深く暗い海底に沈み

精神的に落ち込んだときの記録

景色をともに 1

 ぼくが見ている景色を彼にも見てほしいと願い、それを写真に収めることはおそろしく簡単なことではあるけれど、どうしてそれを見てほしかったのかと問われればそこにこたえはなく、ぼくはただそのときの陽の照りぐあいや吹きつける風の向きなどを思い出しながら、美しい景色だから、とだけ口にするだろう。

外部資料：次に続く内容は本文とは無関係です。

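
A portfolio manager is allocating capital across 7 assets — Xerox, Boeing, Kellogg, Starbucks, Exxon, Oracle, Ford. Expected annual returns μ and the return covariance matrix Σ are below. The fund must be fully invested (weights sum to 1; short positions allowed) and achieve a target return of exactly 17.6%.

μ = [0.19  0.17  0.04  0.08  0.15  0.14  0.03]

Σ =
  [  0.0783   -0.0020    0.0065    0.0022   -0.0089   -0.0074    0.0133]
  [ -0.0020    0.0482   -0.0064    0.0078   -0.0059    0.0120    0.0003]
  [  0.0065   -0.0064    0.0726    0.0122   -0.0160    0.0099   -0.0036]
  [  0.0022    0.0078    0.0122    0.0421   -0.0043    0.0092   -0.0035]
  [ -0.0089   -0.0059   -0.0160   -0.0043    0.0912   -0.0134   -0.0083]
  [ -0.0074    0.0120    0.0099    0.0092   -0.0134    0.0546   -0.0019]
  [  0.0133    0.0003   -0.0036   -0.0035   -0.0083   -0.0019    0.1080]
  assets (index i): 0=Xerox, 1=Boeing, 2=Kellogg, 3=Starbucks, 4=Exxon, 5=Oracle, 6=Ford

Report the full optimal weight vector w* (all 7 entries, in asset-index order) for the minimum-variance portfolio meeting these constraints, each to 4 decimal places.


0.3088  0.3135  -0.0147  -0.0268  0.2232  0.2492  -0.0531

g=Σ⁻¹μ = [2.9606  3.3067  0.7141  0.6355  2.7145  2.6753  0.2041]
h=Σ⁻¹𝟙 = [13.7041  19.2537  14.5233  14.6452  20.0941  16.1298  10.3049]
a=μᵀg=1.991910  b=𝟙ᵀg=13.210900  c=𝟙ᵀh=108.655207  D=ac−b²=41.903508
λ₁=(c·0.176−b)/D = (108.655207·0.176−13.210900)/41.903508 = 0.141096
λ₂=(a−b·0.176)/D = (1.991910−13.210900·0.176)/41.903508 = -0.007952
w* = 0.141096·g + -0.007952·h:
  w_0 = 0.141096·2.9606 + -0.007952·13.7041 = 0.3088  (Xerox)
  w_1 = 0.141096·3.3067 + -0.007952·19.2537 = 0.3135  (Boeing)
  w_2 = 0.141096·0.7141 + -0.007952·14.5233 = -0.0147  (Kellogg)
  w_3 = 0.141096·0.6355 + -0.007952·14.6452 = -0.0268  (Starbucks)
  w_4 = 0.141096·2.7145 + -0.007952·20.0941 = 0.2232  (Exxon)
  w_5 = 0.141096·2.6753 + -0.007952·16.1298 = 0.2492  (Oracle)
  w_6 = 0.141096·0.2041 + -0.007952·10.3049 = -0.0531  (Ford)
Σw_i=1.0000  μᵀw=0.1760
σ²=wᵀΣw=λ₁·μ_p+λ₂ = 0.141096·0.176 + -0.007952 = 0.016881 ≈ 0.0169


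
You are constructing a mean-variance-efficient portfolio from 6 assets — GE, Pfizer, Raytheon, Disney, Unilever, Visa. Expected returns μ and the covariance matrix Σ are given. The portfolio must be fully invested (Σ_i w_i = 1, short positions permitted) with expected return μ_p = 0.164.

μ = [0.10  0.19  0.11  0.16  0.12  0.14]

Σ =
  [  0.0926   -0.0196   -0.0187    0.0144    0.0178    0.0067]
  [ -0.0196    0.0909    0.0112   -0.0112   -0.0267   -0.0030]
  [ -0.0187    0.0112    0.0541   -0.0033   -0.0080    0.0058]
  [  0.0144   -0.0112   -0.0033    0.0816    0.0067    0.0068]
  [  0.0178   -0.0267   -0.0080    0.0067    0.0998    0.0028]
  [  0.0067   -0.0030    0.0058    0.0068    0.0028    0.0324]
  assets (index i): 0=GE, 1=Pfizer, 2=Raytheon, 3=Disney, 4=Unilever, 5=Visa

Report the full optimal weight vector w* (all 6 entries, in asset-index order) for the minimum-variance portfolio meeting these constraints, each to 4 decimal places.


g=Σ⁻¹μ = [1.2165  2.9652  1.8274  1.7958  1.7067  3.4925]
h=Σ⁻¹𝟙 = [12.6389  17.0493  19.3176  10.1869  12.5422  23.1492]
a=μᵀg=1.867129  b=𝟙ᵀg=13.004074  c=𝟙ᵀh=94.884286  D=ac−b²=8.055258
λ₁=(c·0.164−b)/D = (94.884286·0.164−13.004074)/8.055258 = 0.317426
λ₂=(a−b·0.164)/D = (1.867129−13.004074·0.164)/8.055258 = -0.032965
w* = 0.317426·g + -0.032965·h:
  w_0 = 0.317426·1.2165 + -0.032965·12.6389 = -0.0305  (GE)
  w_1 = 0.317426·2.9652 + -0.032965·17.0493 = 0.3792  (Pfizer)
  w_2 = 0.317426·1.8274 + -0.032965·19.3176 = -0.0567  (Raytheon)
  w_3 = 0.317426·1.7958 + -0.032965·10.1869 = 0.2342  (Disney)
  w_4 = 0.317426·1.7067 + -0.032965·12.5422 = 0.1283  (Unilever)
  w_5 = 0.317426·3.4925 + -0.032965·23.1492 = 0.3455  (Visa)
Σw_i=1.0000  μᵀw=0.1640
σ²=wᵀΣw=λ₁·μ_p+λ₂ = 0.317426·0.164 + -0.032965 = 0.019093 ≈ 0.0191

-0.0305  0.3792  -0.0567  0.2342  0.1283  0.3455


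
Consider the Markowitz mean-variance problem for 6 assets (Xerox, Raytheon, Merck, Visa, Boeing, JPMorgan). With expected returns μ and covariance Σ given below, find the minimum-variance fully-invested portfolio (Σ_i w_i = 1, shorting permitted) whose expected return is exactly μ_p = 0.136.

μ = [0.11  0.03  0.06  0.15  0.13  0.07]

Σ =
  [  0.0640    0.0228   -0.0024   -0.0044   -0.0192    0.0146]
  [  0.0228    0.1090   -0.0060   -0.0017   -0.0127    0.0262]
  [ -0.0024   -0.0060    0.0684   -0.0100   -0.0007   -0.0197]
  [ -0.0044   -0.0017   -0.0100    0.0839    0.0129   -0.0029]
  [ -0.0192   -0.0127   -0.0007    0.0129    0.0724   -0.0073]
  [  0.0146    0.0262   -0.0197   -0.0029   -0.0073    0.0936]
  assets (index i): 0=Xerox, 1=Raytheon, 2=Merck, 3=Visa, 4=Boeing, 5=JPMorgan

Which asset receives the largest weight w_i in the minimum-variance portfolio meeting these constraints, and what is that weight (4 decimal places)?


x=Σ⁻¹μ = [2.3718  -0.0806  1.5090  1.7845  2.2024  0.9451]
y=Σ⁻¹𝟙 = [17.9618  5.9610  21.5117  13.0960  18.7672  12.6104]
a=μᵀx=0.969162  b=𝟙ᵀx=8.732206  c=𝟙ᵀy=89.908224  D=ac−b²=10.884244
λ₁=(c·0.136−b)/D = (89.908224·0.136−8.732206)/10.884244 = 0.321135
λ₂=(a−b·0.136)/D = (0.969162−8.732206·0.136)/10.884244 = -0.020067
w* = 0.321135·x + -0.020067·y:
  w_0 = 0.321135·2.3718 + -0.020067·17.9618 = 0.4012  (Xerox)
  w_1 = 0.321135·-0.0806 + -0.020067·5.9610 = -0.1455  (Raytheon)
  w_2 = 0.321135·1.5090 + -0.020067·21.5117 = 0.0529  (Merck)
  w_3 = 0.321135·1.7845 + -0.020067·13.0960 = 0.3103  (Visa)
  w_4 = 0.321135·2.2024 + -0.020067·18.7672 = 0.3306  (Boeing)
  w_5 = 0.321135·0.9451 + -0.020067·12.6104 = 0.0504  (JPMorgan)
Σw_i=1.0000  μᵀw=0.1360
σ²=wᵀΣw=λ₁·μ_p+λ₂ = 0.321135·0.136 + -0.020067 = 0.023607 ≈ 0.0236

Xerox (0.4012)


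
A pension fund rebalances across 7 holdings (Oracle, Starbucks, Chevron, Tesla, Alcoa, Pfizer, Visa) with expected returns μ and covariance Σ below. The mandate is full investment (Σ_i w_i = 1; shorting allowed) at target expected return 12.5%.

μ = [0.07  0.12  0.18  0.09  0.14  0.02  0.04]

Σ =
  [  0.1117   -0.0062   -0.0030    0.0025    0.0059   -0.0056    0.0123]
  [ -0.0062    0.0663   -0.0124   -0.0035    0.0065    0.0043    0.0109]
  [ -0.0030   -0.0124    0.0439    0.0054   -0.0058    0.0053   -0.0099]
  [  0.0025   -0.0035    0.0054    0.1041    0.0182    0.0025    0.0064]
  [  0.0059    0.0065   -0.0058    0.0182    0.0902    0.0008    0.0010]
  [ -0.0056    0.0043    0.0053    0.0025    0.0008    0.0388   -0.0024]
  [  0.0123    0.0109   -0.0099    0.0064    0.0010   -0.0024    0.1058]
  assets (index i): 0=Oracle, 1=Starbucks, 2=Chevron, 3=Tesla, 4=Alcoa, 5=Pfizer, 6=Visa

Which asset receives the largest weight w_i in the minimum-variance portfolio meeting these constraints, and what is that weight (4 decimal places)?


Chevron (0.3797)

x=Σ⁻¹μ = [0.7531  2.6745  5.2215  0.3730  1.5692  -0.4136  0.4568]
y=Σ⁻¹𝟙 = [10.1416  17.8508  28.5517  5.7411  9.5234  21.3584  9.1526]
a=μᵀx=1.576796  b=𝟙ᵀx=10.634550  c=𝟙ᵀy=102.319489  D=ac−b²=48.243264
λ₁=(c·0.125−b)/D = (102.319489·0.125−10.634550)/48.243264 = 0.044677
λ₂=(a−b·0.125)/D = (1.576796−10.634550·0.125)/48.243264 = 0.005130
w* = 0.044677·x + 0.005130·y:
  w_0 = 0.044677·0.7531 + 0.005130·10.1416 = 0.0857  (Oracle)
  w_1 = 0.044677·2.6745 + 0.005130·17.8508 = 0.2111  (Starbucks)
  w_2 = 0.044677·5.2215 + 0.005130·28.5517 = 0.3797  (Chevron)
  w_3 = 0.044677·0.3730 + 0.005130·5.7411 = 0.0461  (Tesla)
  w_4 = 0.044677·1.5692 + 0.005130·9.5234 = 0.1190  (Alcoa)
  w_5 = 0.044677·-0.4136 + 0.005130·21.3584 = 0.0911  (Pfizer)
  w_6 = 0.044677·0.4568 + 0.005130·9.1526 = 0.0674  (Visa)
Σw_i=1.0000  μᵀw=0.1250
σ²=wᵀΣw=λ₁·μ_p+λ₂ = 0.044677·0.125 + 0.005130 = 0.010714 ≈ 0.0107


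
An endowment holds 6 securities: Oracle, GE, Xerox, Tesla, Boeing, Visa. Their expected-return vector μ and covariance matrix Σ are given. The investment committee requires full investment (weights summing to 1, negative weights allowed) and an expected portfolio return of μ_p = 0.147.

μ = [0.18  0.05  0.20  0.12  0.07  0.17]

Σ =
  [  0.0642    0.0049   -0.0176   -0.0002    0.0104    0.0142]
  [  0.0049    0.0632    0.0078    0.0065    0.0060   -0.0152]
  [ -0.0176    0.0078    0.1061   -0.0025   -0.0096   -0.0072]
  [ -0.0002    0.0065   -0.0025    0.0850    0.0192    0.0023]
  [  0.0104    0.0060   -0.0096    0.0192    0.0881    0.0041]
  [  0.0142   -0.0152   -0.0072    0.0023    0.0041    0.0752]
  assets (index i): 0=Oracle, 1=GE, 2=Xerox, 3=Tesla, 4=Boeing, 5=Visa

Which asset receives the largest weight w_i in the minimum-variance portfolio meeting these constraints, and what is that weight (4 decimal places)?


p=Σ⁻¹μ = [2.9676  0.5648  2.5298  1.3283  0.2989  1.9997]
q=Σ⁻¹𝟙 = [13.4835  15.0570  12.4121  8.9350  7.4732  14.3029]
a=μᵀp=1.588639  b=𝟙ᵀp=9.689114  c=𝟙ᵀq=71.663720  D=ac−b²=19.968855
λ₁=(c·0.147−b)/D = (71.663720·0.147−9.689114)/19.968855 = 0.042339
λ₂=(a−b·0.147)/D = (1.588639−9.689114·0.147)/19.968855 = 0.008230
w* = 0.042339·p + 0.008230·q:
  w_0 = 0.042339·2.9676 + 0.008230·13.4835 = 0.2366  (Oracle)
  w_1 = 0.042339·0.5648 + 0.008230·15.0570 = 0.1478  (GE)
  w_2 = 0.042339·2.5298 + 0.008230·12.4121 = 0.2093  (Xerox)
  w_3 = 0.042339·1.3283 + 0.008230·8.9350 = 0.1298  (Tesla)
  w_4 = 0.042339·0.2989 + 0.008230·7.4732 = 0.0742  (Boeing)
  w_5 = 0.042339·1.9997 + 0.008230·14.3029 = 0.2024  (Visa)
Σw_i=1.0000  μᵀw=0.1470
σ²=wᵀΣw=λ₁·μ_p+λ₂ = 0.042339·0.147 + 0.008230 = 0.014454 ≈ 0.0145

Oracle (0.2366)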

けれどもぼくはその風景を言葉で再現できるだけの表現力を身につけたいと切に願い、そのためにたとえば一度使用した言葉は枯れてもうつかえないというような制約をかせば、自身を数かぎりない言葉を持つ大木であると信じて縷々と言葉を紡いでゆけるかと考えると、表現力の問題とはべつに、美しいというたった一語の持つ言葉のふくらみの尊さを感じられ、美しい景色だから、とやはり口にするかもしれない。それはその一語で表現したいという願望かもしれない。そもそも彼はどうしてかとは問わないのだけれど、ぼくは彼に写真を見てほしいと願うたびにそうした問いを想定しては、自身が大木でないことをおもい知る。そして同時に大木になりたいと願う。